ACG updates its guideline on acute lower GI bleeding

The American College of Gastroenterology (ACG) now recommends risk stratification to identify patients who can be discharged early and advises on the use of anticoagulant reversal agents, among other changes.

The American College of Gastroenterology recently updated its guideline on management of patients with acute lower GI bleeding.

The new recommendations include several changes from the previous version, published in 2016. Among these is the suggestion that clinicians use risk stratification tools (e.g., Oakland score ≤8) to identify low-risk patients with lower GI bleeding who are appropriate candidates for early discharge and outpatient diagnostic evaluation. Clinicians should use risk scores to supplement but not replace clinical judgment, the guideline noted.

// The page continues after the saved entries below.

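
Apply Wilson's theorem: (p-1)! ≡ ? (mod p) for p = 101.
By Wilson's theorem, (100)! ≡ -1 ≡ 100 (mod 101)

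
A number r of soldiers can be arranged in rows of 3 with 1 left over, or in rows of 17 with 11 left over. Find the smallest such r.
M = 3 × 17 = 51. M₁ = 17, y₁ ≡ 2 (mod 3). M₂ = 3, y₂ ≡ 6 (mod 17). r = 1×17×2 + 11×3×6 ≡ 28 (mod 51)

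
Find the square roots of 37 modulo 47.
The square roots of 37 mod 47 are 32 and 15. Verify: 32² = 1024 ≡ 37 mod 47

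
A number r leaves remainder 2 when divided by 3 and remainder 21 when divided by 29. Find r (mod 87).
M = 3 × 29 = 87. M₁ = 29, y₁ ≡ 2 (mod 3). M₂ = 3, y₂ ≡ 10 (mod 29). r = 2×29×2 + 21×3×10 ≡ 50 (mod 87)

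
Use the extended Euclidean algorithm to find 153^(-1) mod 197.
Extended GCD: 153(94) + 197(-73) = 1. So 153^(-1) ≡ 94 mod 197. Verify: 153 × 94 = 14382 ≡ 1 mod 197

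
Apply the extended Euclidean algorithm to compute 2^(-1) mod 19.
Extended GCD: 2(-9) + 19(1) = 1. So 2^(-1) ≡ -9 ≡ 10 (mod 19). Verify: 2 × 10 = 20 ≡ 1 (mod 19)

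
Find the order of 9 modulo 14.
Powers of 9 mod 14: 9^1≡9, 9^2≡11, 9^3≡1. Order = 3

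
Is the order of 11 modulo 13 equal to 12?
Powers of 11 mod 13: 11^1≡11, 11^2≡4, 11^3≡5, 11^4≡3, 11^5≡7, 11^6≡12, 11^7≡2, 11^8≡9, 11^9≡8, 11^10≡10, 11^11≡6, 11^12≡1. First k with 11^k≡1 is k=12. Yes, ord_13(11) = 12.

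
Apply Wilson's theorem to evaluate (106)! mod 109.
(108)! = (106)! × (107) × (108) ≡ -1 mod 109. So (106)! ≡ -1 × [(108)(107)]^(-1) ≡ 54 mod 109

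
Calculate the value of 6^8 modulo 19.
By repeated squaring mod 19: 6^{1}≡6, 6^{2}≡17, 6^{4}≡4, 6^{8}≡16. So 6^{8} ≡ 16 mod 19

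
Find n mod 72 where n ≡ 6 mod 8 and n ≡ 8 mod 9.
M = 8 × 9 = 72. M₁ = 9, y₁ ≡ 1 mod 8. M₂ = 8, y₂ ≡ 8 mod 9. n = 6×9×1 + 8×8×8 ≡ 62 mod 72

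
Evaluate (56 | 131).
(56/131) = 56^{65} mod 131 = -1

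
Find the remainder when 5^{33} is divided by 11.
By Fermat: 5^{10} ≡ 1 (mod 11). 33 = 3×10 + 3. So 5^{33} ≡ 5^{3} ≡ 4 (mod 11)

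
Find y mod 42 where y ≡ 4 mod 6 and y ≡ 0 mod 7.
M = 6 × 7 = 42. M₁ = 7, y₁ ≡ 1 mod 6. M₂ = 6, y₂ ≡ 6 mod 7. y = 4×7×1 + 0×6×6 ≡ 28 mod 42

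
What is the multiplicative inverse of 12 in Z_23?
Since 23 is prime, by Fermat 12^(-1) ≡ 12^{21} ≡ 2 mod 23. Verify: 12 × 2 = 24 ≡ 1 mod 23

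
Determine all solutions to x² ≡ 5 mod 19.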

The guideline also newly advised clinicians on use of reversal agents in patients with life-threatening lower GI bleeding who are on vitamin K antagonists or direct oral anticoagulants and suggested CT angiography as the initial diagnostic test in patients with ongoing hemodynamically significant hematochezia. Clinicians should promptly refer patients whose CT angiography demonstrates extravasation to interventional radiology for transcatheter arteriography and possible embolization, the guideline noted.

The guideline recommended colonoscopy for most patients hospitalized with lower GI bleeding because of its value in detecting a source of bleeding but added that most should be nonurgent, since studies have not shown that performing an urgent colonoscopy within 24 hours of presentation improves important clinical outcomes such as rebleeding.

The guideline also suggested a restrictive strategy of red blood cell transfusion (threshold of hemoglobin level of 7 g/dL) in hemodynamically stable patients with lower GI bleeding and recommended against administration of antifibrinolytic agents such as tranexamic acid.

The guideline also addressed medication after hospitalization for diverticular hemorrhage, recommending discontinuation of nonaspirin NSAIDs and aspirin for primary cardiovascular prevention. In patients with an established history of cardiovascular disease, the guideline suggested continuing aspirin. Clinicians should re-evaluate the risks and benefits of continuing nonaspirin antiplatelets such as P2Y12 receptor antagonists in a multidisciplinary setting, according to the guideline, which was published in the February American Journal of Gastroenterology.